The speed and athleticism of the Big East team, even the fourth- or fifth-place team who falls here, is too much for any MAC school to deal with let alone someone who is not even the champion of the conference. The MAC school is usually the team motivated to actually be here while the Big East team is dealing with a letdown but not even the motivation factor can overcome the physical differences.
ACC vs. Big East in the Meineke Car Care Bowl
The former Continental Tire Bowl and current Meineke Car Care Bowl has been dominated by the ACC regardless of what vehicle service sponsored it. Last season West Virginia's 31-30 win over North Carolina was the first time in seven years that the Big East defeated an ACC school. The game is played in the ACC's backyard, right in Charlotte, North Carolina, and the ACC schools have protected their home turf for the most part.
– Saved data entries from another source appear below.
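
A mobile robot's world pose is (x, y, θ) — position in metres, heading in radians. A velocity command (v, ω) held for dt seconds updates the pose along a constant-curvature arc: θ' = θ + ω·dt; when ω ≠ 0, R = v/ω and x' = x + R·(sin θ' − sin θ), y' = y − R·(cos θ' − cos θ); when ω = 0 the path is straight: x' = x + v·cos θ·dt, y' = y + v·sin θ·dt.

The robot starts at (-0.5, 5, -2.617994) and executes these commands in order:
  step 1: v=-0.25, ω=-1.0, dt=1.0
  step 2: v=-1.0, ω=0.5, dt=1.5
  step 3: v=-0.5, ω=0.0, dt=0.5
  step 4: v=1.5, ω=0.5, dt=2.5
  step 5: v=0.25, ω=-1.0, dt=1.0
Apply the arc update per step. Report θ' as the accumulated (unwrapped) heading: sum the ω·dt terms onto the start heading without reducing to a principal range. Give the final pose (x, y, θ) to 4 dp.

(-0.8729, 1.9733, -2.6180)

step 1: θ'=-3.6180 (R=0.2500) → pose (-0.2604, 5.0057, -3.6180)
step 2: θ'=-2.8680 (R=-2.0000) → pose (1.1972, 4.8573, -2.8680)
step 3: θ'=-2.8680 (straight) → pose (1.4379, 4.9249, -2.8680)
step 4: θ'=-1.6180 (R=3.0000) → pose (-0.7482, 2.1780, -1.6180)
step 5: θ'=-2.6180 (R=-0.2500) → pose (-0.8729, 1.9733, -2.6180)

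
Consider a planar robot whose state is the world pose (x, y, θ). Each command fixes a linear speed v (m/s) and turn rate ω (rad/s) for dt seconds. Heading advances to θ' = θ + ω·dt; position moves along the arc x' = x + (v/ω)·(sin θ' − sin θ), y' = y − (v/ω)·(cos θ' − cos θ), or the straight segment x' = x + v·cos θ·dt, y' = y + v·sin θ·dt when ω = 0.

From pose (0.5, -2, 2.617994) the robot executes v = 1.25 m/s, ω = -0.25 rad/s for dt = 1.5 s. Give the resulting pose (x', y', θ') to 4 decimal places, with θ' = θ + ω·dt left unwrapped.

(-0.9123, -0.7834, 2.2430)

θ' = 2.6180 + -0.25·1.5 = 2.2430
R = v/ω = 1.25/-0.25 = -5.0000
x' = 0.5 + -5.0000·(sin 2.2430 − sin 2.6180) = -0.9123
y' = -2 − -5.0000·(cos 2.2430 − cos 2.6180) = -0.7834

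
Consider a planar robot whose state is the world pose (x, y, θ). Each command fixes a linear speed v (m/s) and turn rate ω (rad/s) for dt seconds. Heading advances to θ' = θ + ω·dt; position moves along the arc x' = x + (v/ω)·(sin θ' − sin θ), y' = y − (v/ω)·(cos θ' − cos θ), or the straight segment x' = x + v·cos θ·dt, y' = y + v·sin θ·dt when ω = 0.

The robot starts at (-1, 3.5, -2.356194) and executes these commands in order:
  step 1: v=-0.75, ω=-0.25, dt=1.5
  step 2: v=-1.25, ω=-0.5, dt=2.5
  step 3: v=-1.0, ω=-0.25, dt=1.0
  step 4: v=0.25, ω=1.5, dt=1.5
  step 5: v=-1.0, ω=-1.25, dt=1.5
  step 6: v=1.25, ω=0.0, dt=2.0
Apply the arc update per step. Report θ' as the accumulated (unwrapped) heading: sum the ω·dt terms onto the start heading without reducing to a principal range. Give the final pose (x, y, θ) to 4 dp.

step 1: θ'=-2.7312 (R=3.0000) → pose (-0.0756, 4.1296, -2.7312)
step 2: θ'=-3.9812 (R=2.5000) → pose (2.7828, 3.5066, -3.9812)
step 3: θ'=-4.2312 (R=4.0000) → pose (3.3510, 2.6869, -4.2312)
step 4: θ'=-1.9812 (R=0.1667) → pose (3.0505, 2.6762, -1.9812)
step 5: θ'=-3.8562 (R=0.8000) → pose (4.3083, 2.9613, -3.8562)
step 6: θ'=-3.8562 (straight) → pose (2.4199, 4.5996, -3.8562)

(2.4199, 4.5996, -3.8562)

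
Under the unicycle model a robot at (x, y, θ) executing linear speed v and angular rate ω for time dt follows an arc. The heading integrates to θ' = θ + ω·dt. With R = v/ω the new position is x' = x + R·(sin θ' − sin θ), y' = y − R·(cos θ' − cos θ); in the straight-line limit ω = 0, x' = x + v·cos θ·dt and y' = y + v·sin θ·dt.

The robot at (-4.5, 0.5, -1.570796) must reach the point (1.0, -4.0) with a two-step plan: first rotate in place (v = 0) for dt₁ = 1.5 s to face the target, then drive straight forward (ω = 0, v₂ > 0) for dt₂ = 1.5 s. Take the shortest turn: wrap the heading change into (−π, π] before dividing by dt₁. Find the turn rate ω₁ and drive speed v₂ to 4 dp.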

Besides North Carolina's loss last year, the only other time an ACC school failed to cover in the game was when Boston College defeated a non-Big East school, Navy, in 2006 by only one point. Aside from that the ACC has had an easy time and mostly due to the fact that the Big East representative comes into the game on a slide and, with the exception of West Virginia, brings very, very few fans, giving the ACC school a decided home field advantage.
SEC vs. ACC in the Music City Bowl
Another small sample size but it's clear the best thing to happen to the SEC in this matchup was the bowl starting an affiliation with the ACC rather than the Big Ten. Since the Music City Bowl started pitting the SEC against the ACC, the SEC is 3-0 SU and 3-0 ATS including two wins as outright underdogs.
The SEC had gone 1-6 in the bowl since it began in 1998. They struggled against competition from the Big East and later the Big Ten. The ACC presents a much better matchup for the SEC. The SEC enjoys both a size and speed advantage against the ACC and playing the game in Nashville does not exactly hurt the SEC, either.
SEC vs. ACC in the Chick-Fil-A Bowl
The SEC advantage is even more widely apparent here in this bowl than in the Music City Bowl because the teams playing in the Georgia Dome, in what used to be known as the Peach Bowl, are higher-quality opponents from the conference. The SEC has always had more depth than the ACC but its skill level is even more apparent at the top of the conference.
It was not always this way, though. The ACC had a successful run in this bowl, winning four in a row from 1993 to 1996 and four in a row again from 2001 to 2004. But the ACC as we know it, after the purge of the Big East and the slide of Florida State, has lost four straight Chick-Fil-A Bowls. Twice in the last four years the SEC team has run its ACC competition right out of the Georgia Dome. LSU defeated Miami (Florida) 40-3 in 2005 and LSU hammered Georgia Tech last season, 38-3.
The SEC domination the last four years has not gone unnoticed by the oddsmakers. No. 11 Virginia Tech (9-3 SU) is only favored by 4.5 points against 7-5 SU Tennessee. Not only has the SEC won the last four bowls but they have also covered in all four.